Затем Кристмас убивает свою любовницу Джоанну Верден, и это преступление кажется вовсе иррациональным. Пусть и ей свойствен тот же, что отчиму, фанатизм, пусть и она наделена волей, стремящейся подавить чужую волю, — направлены ее помыслы совсем в другую сторону: она хочет сеять разум и добро, утверждать иного бога — кроткого и милосердного. Меченая сызмальства клеймом отверженности (аболиционистка на Юге), она все усилия прилагает к тому, чтобы очистить землю и людей от скверны расового насилия. "Северянка, негритянская доброхотка — до сих пор по городу ходят слухи о ее странных отношениях с неграми, городскими и иногородними, хотя прошло уже шестьдесят лет с тех пор, как ее дед и брат убиты на площади бывшим рабовладельцем в споре об участии негров в местных выборах. Но и поныне что-то тяготеет над ней и имением — это темное, нездешнее, грозное, хотя она всего только женщина, всего только отпрыск тех, кого предки города не зря (по крайней мере, на их взгляд) страшились и ненавидели. Но тут они: отпрыски тех и других, в их связях с вражьими тенями и рубежом меж ними — видение давно пролитой крови, ужас, гнев, боязнь".

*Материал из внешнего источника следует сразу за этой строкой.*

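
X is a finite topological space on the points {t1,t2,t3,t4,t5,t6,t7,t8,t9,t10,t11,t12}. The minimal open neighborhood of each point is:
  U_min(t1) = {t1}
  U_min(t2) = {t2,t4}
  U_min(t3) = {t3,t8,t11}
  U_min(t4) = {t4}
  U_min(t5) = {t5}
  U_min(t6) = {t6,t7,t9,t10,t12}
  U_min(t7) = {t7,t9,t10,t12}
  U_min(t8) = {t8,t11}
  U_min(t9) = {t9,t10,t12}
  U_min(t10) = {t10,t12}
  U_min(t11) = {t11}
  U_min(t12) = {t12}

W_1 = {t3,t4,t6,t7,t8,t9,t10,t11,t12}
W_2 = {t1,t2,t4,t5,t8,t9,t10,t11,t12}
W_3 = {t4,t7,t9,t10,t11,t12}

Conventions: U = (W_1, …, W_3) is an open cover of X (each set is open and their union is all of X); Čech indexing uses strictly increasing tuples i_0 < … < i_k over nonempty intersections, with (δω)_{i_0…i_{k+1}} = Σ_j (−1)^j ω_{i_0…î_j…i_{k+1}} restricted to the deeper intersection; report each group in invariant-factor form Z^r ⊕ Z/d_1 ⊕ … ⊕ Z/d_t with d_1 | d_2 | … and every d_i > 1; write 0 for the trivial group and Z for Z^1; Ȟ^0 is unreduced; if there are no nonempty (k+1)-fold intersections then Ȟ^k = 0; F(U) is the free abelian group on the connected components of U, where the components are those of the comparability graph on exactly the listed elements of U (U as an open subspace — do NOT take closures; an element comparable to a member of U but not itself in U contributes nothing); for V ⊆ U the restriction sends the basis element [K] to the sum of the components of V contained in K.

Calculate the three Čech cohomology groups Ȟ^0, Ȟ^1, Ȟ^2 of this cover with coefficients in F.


Ȟ^0 ≅ Z^5, Ȟ^1 ≅ 0 and Ȟ^2 ≅ 0

nerve simplices:
  W12={t4,t8,t9,t10,t11,t12} W13={t4,t7,t9,t10,t11,t12} W23={t4,t9,t10,t11,t12}
  W123={t4,t9,t10,t11,t12}
components per intersection:
  W1: {t3,t8,t11} {t4} {t6,t7,t9,t10,t12}
  W2: {t1} {t2,t4} {t5} {t8,t11} {t9,t10,t12}
  W3: {t4} {t7,t9,t10,t12} {t11}
  W12: {t4} {t8,t11} {t9,t10,t12}
  W13: {t4} {t7,t9,t10,t12} {t11}
  W23: {t4} {t9,t10,t12} {t11}
  W123: {t4} {t9,t10,t12} {t11}
C dims 11,9,3; δ0: rk 6, SNF 1^6; δ1: rk 3, SNF 1^3
degree 0: 11−6−0 = 5 → Ȟ^0 ≅ Z^5
degree 1: 9−3−6 = 0 → Ȟ^1 ≅ 0
degree 2: 3−0−3 = 0 → Ȟ^2 ≅ 0


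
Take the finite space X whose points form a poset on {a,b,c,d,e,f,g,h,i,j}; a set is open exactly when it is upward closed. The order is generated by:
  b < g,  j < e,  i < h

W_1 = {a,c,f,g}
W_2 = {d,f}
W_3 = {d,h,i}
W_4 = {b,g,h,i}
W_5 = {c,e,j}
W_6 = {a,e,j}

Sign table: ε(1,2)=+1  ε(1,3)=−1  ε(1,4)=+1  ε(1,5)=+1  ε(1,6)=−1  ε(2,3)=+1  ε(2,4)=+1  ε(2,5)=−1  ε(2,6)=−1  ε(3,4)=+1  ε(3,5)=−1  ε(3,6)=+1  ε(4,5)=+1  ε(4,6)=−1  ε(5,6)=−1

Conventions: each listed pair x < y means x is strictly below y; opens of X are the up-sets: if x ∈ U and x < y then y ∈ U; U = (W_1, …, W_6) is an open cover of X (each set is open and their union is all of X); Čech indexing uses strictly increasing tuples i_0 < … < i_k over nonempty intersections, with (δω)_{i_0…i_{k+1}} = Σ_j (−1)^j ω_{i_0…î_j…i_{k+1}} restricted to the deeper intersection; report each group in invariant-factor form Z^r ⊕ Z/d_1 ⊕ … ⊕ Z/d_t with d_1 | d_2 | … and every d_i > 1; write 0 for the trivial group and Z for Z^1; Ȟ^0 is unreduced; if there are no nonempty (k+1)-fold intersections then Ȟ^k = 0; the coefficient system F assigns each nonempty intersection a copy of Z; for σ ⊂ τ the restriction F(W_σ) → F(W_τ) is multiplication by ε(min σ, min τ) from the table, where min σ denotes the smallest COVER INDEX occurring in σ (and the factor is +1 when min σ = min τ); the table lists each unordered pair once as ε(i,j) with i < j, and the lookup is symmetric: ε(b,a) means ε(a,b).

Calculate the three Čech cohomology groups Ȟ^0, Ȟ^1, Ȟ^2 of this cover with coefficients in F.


Ȟ^0(U;F) ≅ Z, Ȟ^1(U;F) ≅ Z^2 and Ȟ^2(U;F) ≅ 0

nonempty intersections:
  W12={f} W14={g} W15={c} W16={a} W23={d} W34={h,i} W56={e,j}
C dims 6,7; δ0: rk 5, SNF 1^5
Ȟ^0: (6−5)−0=1 ⇒ Z
Ȟ^1: (7−0)−5=2 ⇒ Z^2
Ȟ^2: (0−0)−0=0 ⇒ 0


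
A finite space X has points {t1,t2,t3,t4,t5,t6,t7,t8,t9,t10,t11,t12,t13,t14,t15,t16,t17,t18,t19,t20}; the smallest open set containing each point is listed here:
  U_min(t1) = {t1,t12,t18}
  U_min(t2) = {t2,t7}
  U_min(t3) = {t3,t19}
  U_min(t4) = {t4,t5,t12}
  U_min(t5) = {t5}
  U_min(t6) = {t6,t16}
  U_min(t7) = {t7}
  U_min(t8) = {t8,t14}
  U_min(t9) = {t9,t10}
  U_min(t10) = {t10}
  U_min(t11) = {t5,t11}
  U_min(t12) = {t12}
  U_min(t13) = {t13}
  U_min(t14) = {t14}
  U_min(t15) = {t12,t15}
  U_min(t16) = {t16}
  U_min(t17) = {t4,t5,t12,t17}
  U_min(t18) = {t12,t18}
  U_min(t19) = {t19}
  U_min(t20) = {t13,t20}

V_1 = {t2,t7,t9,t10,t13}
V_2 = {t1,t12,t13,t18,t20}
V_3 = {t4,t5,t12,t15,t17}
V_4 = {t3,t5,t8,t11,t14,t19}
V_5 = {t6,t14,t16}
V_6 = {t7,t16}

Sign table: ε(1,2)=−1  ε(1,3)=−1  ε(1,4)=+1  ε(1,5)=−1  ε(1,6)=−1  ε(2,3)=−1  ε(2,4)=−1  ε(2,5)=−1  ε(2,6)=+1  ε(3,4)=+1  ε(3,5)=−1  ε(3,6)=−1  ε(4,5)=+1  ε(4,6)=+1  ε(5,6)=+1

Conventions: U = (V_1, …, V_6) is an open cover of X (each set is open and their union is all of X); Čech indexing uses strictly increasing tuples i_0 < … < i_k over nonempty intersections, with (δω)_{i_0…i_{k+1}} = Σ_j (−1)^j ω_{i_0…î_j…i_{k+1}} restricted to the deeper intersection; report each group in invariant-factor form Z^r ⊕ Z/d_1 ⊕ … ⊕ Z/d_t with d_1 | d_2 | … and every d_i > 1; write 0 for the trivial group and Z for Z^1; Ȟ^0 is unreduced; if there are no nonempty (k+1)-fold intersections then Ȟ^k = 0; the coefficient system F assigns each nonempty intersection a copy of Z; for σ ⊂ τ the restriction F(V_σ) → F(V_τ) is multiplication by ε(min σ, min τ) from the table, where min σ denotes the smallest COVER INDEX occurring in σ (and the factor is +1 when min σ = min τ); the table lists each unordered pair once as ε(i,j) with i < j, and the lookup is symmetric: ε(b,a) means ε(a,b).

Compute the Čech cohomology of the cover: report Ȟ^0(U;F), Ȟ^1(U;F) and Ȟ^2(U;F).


Ȟ^0 = 0, Ȟ^1 = Z/2, Ȟ^2 = 0

nerve of the cover:
  V12={t13} V16={t7} V23={t12} V34={t5} V45={t14} V56={t16}
C dims 6,6; δ0: rk 6, SNF 1^5·2
Ȟ^0 = (6 − 6) − 0 = 0, so Ȟ^0 ≅ 0
Ȟ^1 = (6 − 0) − 6 = 0 plus torsion [2], so Ȟ^1 ≅ Z/2
Ȟ^2 = (0 − 0) − 0 = 0, so Ȟ^2 ≅ 0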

Что же — герой продолжает кровавое дело истребления рода, покушающегося на местные традиции? В Кристмасе оживает старый Джон Сарторис? (Это он — "бывший рабовладелец", застреливший отца и брата Джоанны, о чем упомянуто в раннем романе и будет еще рассказано в новом, "Непобежденных".) Совершенно на это не похоже.
А потом, уже в конце, расправляются с убийцей — разряжают в него пятизарядный кольт и добивают, надругавшись, мясницким ножом.
Все это абсурд и дикость, но, странное дело, почему-то надругательство над жизнью не вызывает ни потрясенности, ни страха, ни даже сострадания. Не потому ли, что все эти сцены насильственной смерти как-то необычно построены? Они словно удалены от точки наблюдения, а главное — нет сильного, страстного, пусть извращенного, троглодитского, если хотите, чувства, нет даже малейшей напряженности. Все совершается тихо, безмятежно — и как бы безлично, будто иная, потусторонняя воля избирает инструменты осуществления роковых предначертаний.
"Теперь все сделано, все кончено, ~ спокойно думал он, сидя в черном кустарнике и слушая, как замирает вдали последний удар часов. Это было место, где он поймал ее, нашел два часа назад, в одну из тех безумных ночей. Но то было в другие времена, в другой жизни. Теперь здесь была тишь, покой, и тучная земля дышала прохладой. В тишине роились несметные голоса из всех времен, которые он пережил, — словно все прошлое было однообразным узором. С продолжением: в завтрашнюю ночь, во все завтра, которые улягутся в однообразный узор, станут его продолжением. Он думал об этом, тихо изумляясь: продолжениям, несметным повторам, — ибо все, что когда-либо было, было таким же, как все, что будет, ибо будет и было завтра будут — одно и то же. Пора настала".
Как необычно, еще раз заметим, подготавливает себя Кристмас к нанесению убийственного удара, а вслед за тем и поджогу старой усадьбы (отблеск пожара, столб дыма — первое, что видит, въезжая в Джефферсон, Лина Гроув). Он (разумеется, Фолкнер за него) вспоминает Шекспира, те же самые слова из «Макбета», что отозвались на страницах "Солдатской награды": "…завтра, завтра, завтра…" И его ближайшего предшественника Кристофера Марло, чьи строки из драмы "Мальтийский еврей" Элиот взял эпиграфом к своему "Женскому портрету":
Только елизаветинская трагедия лишается тут, как видим, свойственной ей страсти, гармонически звучит музыка сфер, действие переносится в потусторонние дали, совершенно равнодушные к людскому быту. Это ведь не здесь, только там, в запредельности, может так происходить: "…его тело словно ушло от него. Оно подошло к столу, руки положили бритву на стол, отыскали лампу, зажгли спичку". А дальше — мы ничего не видим, только потом нам рассказывают, что в развалинах сгоревшего дома нашли обезображенный, с отсеченной головой труп хозяйки. И раньше, свалив Макихерна, Джо выглядит так, "как будто и не нападал ни на кого в отдельности, и лицо его под занесенным стулом было совершенно спокойно… Голос его тоже звучал спокойно, лицо было как у спящего, только дышал он так, что было слышно".